Он явно не принял слов Сергея на себя, хотя тот имел в виду и его. И от этого Сергей размяк. Упал на тахту, развалился. Ему очень хотелось спать.
— Все, Сергей, — заверил Мишка на полном серьезе, — с этими мочалками уличными больше не связываемся, лады! Все! Ты меня убедил, Серега! Они нас с тобой до гробовой доски доведут. Все! Ну их на хрен, шалашовок! Развелось, понимаешь, на наши головы! И надо же — умеют подкатить, тю-тю, сю-сю! Не-е, на хрена нам эти удовольствия?!
Под эти заклинания Сергей и уснул, окончательно уверившись в невиновности Мишки и в его твердом дружеском плече.
Проснулся он в четыре часа дня. Свежим, бодрым.
Будто и не было ничего. Мишка прибрался в комнате, почистил одежду.
— Ты помнишь, куда мы идем? — спросил он.

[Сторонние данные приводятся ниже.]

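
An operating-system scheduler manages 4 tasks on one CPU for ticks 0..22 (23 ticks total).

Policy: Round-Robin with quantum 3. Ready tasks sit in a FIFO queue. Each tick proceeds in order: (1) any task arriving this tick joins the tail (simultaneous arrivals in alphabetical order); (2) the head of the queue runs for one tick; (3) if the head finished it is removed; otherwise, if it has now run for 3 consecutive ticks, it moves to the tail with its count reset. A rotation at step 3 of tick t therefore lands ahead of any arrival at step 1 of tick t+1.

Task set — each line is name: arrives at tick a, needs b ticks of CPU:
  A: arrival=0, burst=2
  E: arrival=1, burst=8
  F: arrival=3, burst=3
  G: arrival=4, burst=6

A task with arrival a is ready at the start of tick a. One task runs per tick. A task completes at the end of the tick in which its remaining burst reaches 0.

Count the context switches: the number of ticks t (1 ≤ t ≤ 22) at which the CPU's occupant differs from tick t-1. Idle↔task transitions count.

context switches = 7

t=0: queue=[A] q_used=0 → run A
t=1: queue=[A,E] q_used=1 → run A
t=2: queue=[E] q_used=0 → run E
t=3: queue=[E,F] q_used=1 → run E
t=4: queue=[E,F,G] q_used=2 → run E
t=5: queue=[F,G,E] q_used=0 → run F
t=6: queue=[F,G,E] q_used=1 → run F
t=7: queue=[F,G,E] q_used=2 → run F
t=8: queue=[G,E] q_used=0 → run G
t=9: queue=[G,E] q_used=1 → run G
t=10: queue=[G,E] q_used=2 → run G
t=11: queue=[E,G] q_used=0 → run E
t=12: queue=[E,G] q_used=1 → run E
t=13: queue=[E,G] q_used=2 → run E
t=14: queue=[G,E] q_used=0 → run G
t=15: queue=[G,E] q_used=1 → run G
t=16: queue=[G,E] q_used=2 → run G
t=17: queue=[E] q_used=0 → run E
t=18: queue=[E] q_used=1 → run E
t=19: (idle)
t=20: (idle)
t=21: (idle)
t=22: (idle)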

Концерт самодеятельности пропустили, подошли к началу танцев — веселые и самоуверенные, не вызывающие подозрений у дежуривших в дверях института старшекурсников, так как пригласительными билетами Мишка запасся заблаговременно, а легкий винный запашок отбили мятными конфетами. Институтские оперативники явно принюхивались, водили носами и раздували ноздри, у них было указание — не пропускать подвыпивших. Но то ли они сами слегка подзарядились перед вечером, то ли просто ничего не заметили, одним словом, Квасцов и Ребров миновали их благополучно, пронеся к тому же с собой еще и бутылочку сухого, которую тут же, не откладывая на лучшие времена, и распили в туалете, среди таких же парней, озабоченных поднятием тонуса.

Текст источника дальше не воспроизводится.